Shots cut between open city streets, tight alleyways and wide industrial yards, hinting that players might tackle vehicle sections with multiple valid routes. Instead of a single golden path, the Valhalla could offer branching lanes for different playstyles. A cautious player might dart through side streets, using stealth oriented gadgets to disable cameras and auto turrets, while a more aggressive Bond blasts through checkpoints and uses ramming and weapon systems to clear a path.

Enemy vehicles in the trailer do not just chase in a straight line. They attempt flanking manoeuvres, box the Valhalla in and force it toward environmental hazards like fuel trucks and collapsing scaffolding. This lines up with IO’s fondness for sandbox style encounters, where your moment to moment driving decisions matter as much as your loadout.

The camera design reinforces this. There are cinematic angles that frame the Valhalla from the front or side, but they are intercut with more grounded, over the shoulder views that resemble a modern action game rather than an on rails shooter. You get a sense that the player can read the road, anticipate ambushes and use the car’s mass and gadgets as part of a larger tactical plan rather than simply reacting to quick time prompts.

Folding the Valhalla into mission structure

One of the most intriguing parts of the trailer is how often the Valhalla appears in shots that do not look like pure chase sequences. It rolls slowly through a guarded checkpoint with searchlights roaming across its body. It sits parked just outside a heavily fortified coastline facility while Bond inspects the perimeter. These glimpses suggest the car is anchored to the broader mission structure rather than isolated into one off action beats.

Given IO’s background with mission planning in Hitman, the Valhalla could serve as both insertion and extraction tool. You might choose to arrive loudly, smashing through a gate to create chaos as a distraction, or park at a distance, kill the lights and approach on foot. On the way out, the car becomes a moving safe room, letting you stash intel, trigger support gadgets or call in assistance while you race away from pursuing forces.

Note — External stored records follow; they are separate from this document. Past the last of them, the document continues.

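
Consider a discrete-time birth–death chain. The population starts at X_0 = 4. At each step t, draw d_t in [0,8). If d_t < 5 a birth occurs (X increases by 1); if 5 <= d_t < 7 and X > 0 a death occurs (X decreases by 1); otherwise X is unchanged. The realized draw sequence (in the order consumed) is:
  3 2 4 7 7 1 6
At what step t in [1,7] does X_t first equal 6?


2

t=0: X=4, d=3 → birth, X_1=5
t=1: X=5, d=2 → birth, X_2=6
t=2: X=6, d=4 → birth, X_3=7
t=3: X=7, d=7 → hold, X_4=7
t=4: X=7, d=7 → hold, X_5=7
t=5: X=7, d=1 → birth, X_6=8
t=6: X=8, d=6 → death, X_7=7


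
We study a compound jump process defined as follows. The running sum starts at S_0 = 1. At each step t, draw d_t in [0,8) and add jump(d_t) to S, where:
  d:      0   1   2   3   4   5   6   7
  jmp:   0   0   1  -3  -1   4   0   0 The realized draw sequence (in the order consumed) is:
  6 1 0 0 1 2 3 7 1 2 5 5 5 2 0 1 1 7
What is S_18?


t=0: S=1, d=6, jump=0, S_1=1
t=1: S=1, d=1, jump=0, S_2=1
t=2: S=1, d=0, jump=0, S_3=1
t=3: S=1, d=0, jump=0, S_4=1
t=4: S=1, d=1, jump=0, S_5=1
t=5: S=1, d=2, jump=1, S_6=2
t=6: S=2, d=3, jump=-3, S_7=-1
t=7: S=-1, d=7, jump=0, S_8=-1
t=8: S=-1, d=1, jump=0, S_9=-1
t=9: S=-1, d=2, jump=1, S_10=0
t=10: S=0, d=5, jump=4, S_11=4
t=11: S=4, d=5, jump=4, S_12=8
t=12: S=8, d=5, jump=4, S_13=12
t=13: S=12, d=2, jump=1, S_14=13
t=14: S=13, d=0, jump=0, S_15=13
t=15: S=13, d=1, jump=0, S_16=13
t=16: S=13, d=1, jump=0, S_17=13
t=17: S=13, d=7, jump=0, S_18=13

13


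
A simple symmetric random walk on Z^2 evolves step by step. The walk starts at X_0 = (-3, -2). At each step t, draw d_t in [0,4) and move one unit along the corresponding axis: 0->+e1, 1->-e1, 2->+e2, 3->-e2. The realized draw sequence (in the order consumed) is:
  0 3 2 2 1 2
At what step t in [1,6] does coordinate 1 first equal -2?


t=0: X=(-3, -2), d=0 → +e1, X_1=(-2, -2)
t=1: X=(-2, -2), d=3 → -e2, X_2=(-2, -3)
t=2: X=(-2, -3), d=2 → +e2, X_3=(-2, -2)
t=3: X=(-2, -2), d=2 → +e2, X_4=(-2, -1)
t=4: X=(-2, -1), d=1 → -e1, X_5=(-3, -1)
t=5: X=(-3, -1), d=2 → +e2, X_6=(-3, 0)

1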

The presence of the Valhalla also reshapes how objectives might be designed. Instead of every mission ending once you leave the main compound, goals could extend into the chase itself. Maybe you have to keep a VIP passenger alive inside the car while drones and bikes converge, or download data from a convoy while matching speed across a crowded highway. In previous Bond games, driving usually punctuated missions. In 007 First Light, it looks like driving will be where some of the most complex objectives actually unfold.

How it compares with Bond’s gaming past

Looking back at earlier Bond titles highlights how radical this shift could be. In Everything or Nothing, Nightfire and Blood Stone, car missions were often presented as separate chapters with clearly marked start and end points. They had cinematic flair, but the cars rarely talked to the rest of the game’s systems. Stealth, social infiltration and investigation happened on foot, while the car was a short adrenaline hit between quieter levels.

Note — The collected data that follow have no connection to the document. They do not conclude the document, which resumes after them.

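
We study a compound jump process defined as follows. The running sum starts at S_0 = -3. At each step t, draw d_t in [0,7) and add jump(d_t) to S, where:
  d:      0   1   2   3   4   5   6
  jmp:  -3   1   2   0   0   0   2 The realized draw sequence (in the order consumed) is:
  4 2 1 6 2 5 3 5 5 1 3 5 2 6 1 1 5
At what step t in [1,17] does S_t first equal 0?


t=0: S=-3, d=4, jump=0, S_1=-3
t=1: S=-3, d=2, jump=2, S_2=-1
t=2: S=-1, d=1, jump=1, S_3=0
t=3: S=0, d=6, jump=2, S_4=2
t=4: S=2, d=2, jump=2, S_5=4
t=5: S=4, d=5, jump=0, S_6=4
t=6: S=4, d=3, jump=0, S_7=4
t=7: S=4, d=5, jump=0, S_8=4
t=8: S=4, d=5, jump=0, S_9=4
t=9: S=4, d=1, jump=1, S_10=5
t=10: S=5, d=3, jump=0, S_11=5
t=11: S=5, d=5, jump=0, S_12=5
t=12: S=5, d=2, jump=2, S_13=7
t=13: S=7, d=6, jump=2, S_14=9
t=14: S=9, d=1, jump=1, S_15=10
t=15: S=10, d=1, jump=1, S_16=11
t=16: S=11, d=5, jump=0, S_17=11

3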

007 First Light appears to collapse that separation. The Valhalla is connected to Bond’s gadgets, his intel feed and likely his progression. If IO follows its usual design philosophy, you might unlock new car tools by completing optional objectives, discovering side routes or finishing missions in particular styles. That would mean your approach to sneaking through a facility influences the arsenal available once you hit the open road.

There is also a tonal shift. Past games leaned heavily into campier gadgets, with cars that sprouted unrealistic devices or behaved like indestructible tanks. The Valhalla trailer keeps the fantasy but grounds it. Guns emerge from believable seams, body panels slide aside rather than exploding open and the car still looks like a real, sellable Aston Martin. The sense is that IO wants Bond’s tools to feel lethal and plausible, which should enhance both tension and immersion when every scratch on the paintwork looks expensive.

Refreshing the Bond fantasy through wheels and steel

All of these choices converge on a single idea. IO Interactive is treating the Aston Martin Valhalla as a core pillar of 007 First Light’s identity rather than a licensed cameo. The trailer shows a studio that understands how central the car fantasy is to Bond and is willing to redesign its missions, its chase structure and its gadget systems around that fantasy.

Compared with earlier Bond games, the Valhalla is more deeply wired into how you plan operations, how you improvise when a stealth run goes loud and how you escape once the villain’s lair explodes behind you. It is a modern supercar for a modern spy, and in 007 First Light it might finally give players the seamless, mission spanning Bond driving experience that has only ever existed in the films.